論理ゲートごとに固有の形状が定められており、AND回路は左側が直線で右側が半円状に膨らんだD字型、OR回路は左側が凹んだ曲線で右側が尖った船型で表される。NOT回路は三角形の頂点に小円を付した形状で、この小円が論理反転(否定)を示す共通の表現となっている。NAND回路やNOR回路はそれぞれAND回路、OR回路の形状の出力側に小円を加えることで表現される。
回路図では各記号の左側が入力端子、右側が出力端子を示す。信号が左から右へと流れる構成で、複数の論理ゲートを組み合わせた回路図全体の処理の流れを視覚的に把握できる。

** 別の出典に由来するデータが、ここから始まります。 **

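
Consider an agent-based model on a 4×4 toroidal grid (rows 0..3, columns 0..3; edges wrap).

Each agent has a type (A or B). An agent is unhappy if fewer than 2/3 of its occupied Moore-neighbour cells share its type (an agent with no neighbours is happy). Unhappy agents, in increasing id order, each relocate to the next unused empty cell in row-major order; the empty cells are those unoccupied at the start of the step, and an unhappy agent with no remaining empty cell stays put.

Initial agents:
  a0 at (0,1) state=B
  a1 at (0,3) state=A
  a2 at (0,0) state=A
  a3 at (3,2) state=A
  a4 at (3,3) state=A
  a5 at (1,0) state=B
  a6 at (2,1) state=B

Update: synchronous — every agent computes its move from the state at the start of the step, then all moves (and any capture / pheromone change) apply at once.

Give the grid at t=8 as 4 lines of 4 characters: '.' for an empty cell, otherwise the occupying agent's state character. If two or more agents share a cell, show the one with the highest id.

t=1: a0@(0,2):B a1@(0,3):A a2@(1,1):A a3@(1,2):A a4@(3,3):A a5@(1,3):B a6@(2,0):B
t=2: a0@(0,0):B a1@(0,1):A a2@(1,0):A a3@(2,1):A a4@(2,2):A a5@(2,3):B a6@(3,0):B
t=3: a0@(0,2):B a1@(0,3):A a2@(1,1):A a3@(2,1):A a4@(1,2):A a5@(1,3):B a6@(2,0):B
t=4: a0@(0,0):B a1@(0,1):A a2@(1,0):A a3@(2,1):A a4@(2,2):A a5@(2,3):B a6@(3,0):B
t=5: a0@(0,2):B a1@(0,3):A a2@(1,1):A a3@(2,1):A a4@(1,2):A a5@(1,3):B a6@(2,0):B
t=6: a0@(0,0):B a1@(0,1):A a2@(1,0):A a3@(2,1):A a4@(2,2):A a5@(2,3):B a6@(3,0):B
t=7: a0@(0,2):B a1@(0,3):A a2@(1,1):A a3@(2,1):A a4@(1,2):A a5@(1,3):B a6@(2,0):B
t=8: a0@(0,0):B a1@(0,1):A a2@(1,0):A a3@(2,1):A a4@(2,2):A a5@(2,3):B a6@(3,0):B

BA..
A...
.AAB
B...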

電子回路の設計者は、この記号を組み合わせた論理回路図を記述・参照することで、複雑な集積回路の内部処理やデジタル信号の制御手順を正確に定義あるいは把握することができる。
MIL記号は米軍のMIL-STD-806規格として策定され、後にANSI規格のANSI Y32.14に移行し、さらにIEEEによってIEEE Std 91として標準化された。一方、ISOとIECはこれとは異なる「IEC記号」を策定しており、矩形を基本形状とする別の体系となっている。これは欧州を中心に普及しており、日本のJIS規格はかつてMIL記号に準拠していたが、現在はIEC規格に整合した表記へ移行している。国内の技術資料では、作成時期や分野によってどちらの記号体系が使われているかが異なる場合がある。
もともとMIL記号は、軍事機器の調達や運用における部品の識別・表記を統一する目的で整備されたものである。高い信頼性と汎用性が求められる軍事・航空宇宙分野で採用されたことを契機に、民間の電子工学やコンピュータ技術の領域へと普及した。デジタル回路の入門教材ではMIL記号を採用したものが依然として多く、形状から論理機能を直感的に読み取れるため、学習用途でも広く使われている。